98003.fb2
- Это Он! - восторженно шептал Финч сам себе. - Я снова удостоился узреть Его! Да, все так: Бог на топе грота, а черт в канатной кладовой.
- Вполне справедливое размещение! - сказал Хорнблоуэр, но тихо, вовсе не желая подшучивать над несчастным.
- А черт в канатной кладовой во время "собачьей" вахты* ["Собачья вахта", или "собака" - вахта в вечернее и ночное время.], - повторил Финч. - Только Бог постоянно на топе грота. Жаль не всегда можно узреть Его, добавил он печально.
- Интересное расписание! - прокомментировал Хорнблоуэр, но опять же вполголоса.
С палубы донесся звук корабельного колокола: отбили восемь склянок. Вслед за этим запели боцманские дудки и послышался громовой бас самого боцмана Уолдрона.
- Смена вахты! Смена вахты! Эй вы, лентяи, а ну наверх, да поживее! Все по местам, приготовиться к повороту! Разводящий! Записать фамилию того, кто последним поднимется на палубу.

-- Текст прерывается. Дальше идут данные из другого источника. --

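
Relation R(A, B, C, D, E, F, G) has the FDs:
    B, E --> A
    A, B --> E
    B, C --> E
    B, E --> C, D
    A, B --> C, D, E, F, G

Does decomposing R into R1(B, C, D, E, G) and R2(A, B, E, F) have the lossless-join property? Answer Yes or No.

Yes

Common attributes: {B, E}; their closure is {A, B, C, D, E, F, G}.
Since R1 ⊆ {A, B, C, D, E, F, G}, the intersection is a superkey of R1; the decomposition is lossless.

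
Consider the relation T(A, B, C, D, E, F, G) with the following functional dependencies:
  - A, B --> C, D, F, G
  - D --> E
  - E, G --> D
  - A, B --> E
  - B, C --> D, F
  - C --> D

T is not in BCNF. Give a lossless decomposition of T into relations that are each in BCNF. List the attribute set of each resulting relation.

Candidate key of the original relation: {A, B}.
In {A, B, C, D, E, F, G}, {D} is not a superkey ({D}⁺ restricted to this set is {D, E}), so split on D --> E into {D, E} and {A, B, C, D, F, G}.
{D, E} has no BCNF violation.
In {A, B, C, D, F, G}, {B, C} is not a superkey ({B, C}⁺ restricted to this set is {B, C, D, F}), so split on B, C --> D, F into {B, C, D, F} and {A, B, C, G}.
In {B, C, D, F}, {C} is not a superkey ({C}⁺ restricted to this set is {C, D}), so split on C --> D into {C, D} and {B, C, F}.
{C, D} has no BCNF violation.
{B, C, F} has no BCNF violation.
{A, B, C, G} has no BCNF violation.

{A, B, C, G}; {B, C, F}; {C, D}; {D, E}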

Короткий период отдыха, омраченный к тому же присутствием Финча, закончился. Хорнблоуэр перепрыгнул через бортик и схватился за ванты. Можно было спуститься через люк и по веревочной лестнице, но Хорнблоуэр знал, что старпом может его увидеть, и не желал потом иметь замечание от старшего офицера за "недостойное настоящего моряка поведение". Финч последовал за ним тем же способом, но уже к середине спуска далеко обогнал Хорнблоуэра, к огорчению последнего, считавшего себя в глубине души уже опытным морским волком. Но Финч, легкий как пушинка, буквально взлетал и слетал обратно по снастям с проворностью мартышки. Даже старые марсовые не могли с ним в этом тягаться.
Но вот Хорнблоуэр очутился на палубе и присоединился к другим членам экипажа, занятым поворотом на другой галс. Финч и его странные речи были временно позабыты.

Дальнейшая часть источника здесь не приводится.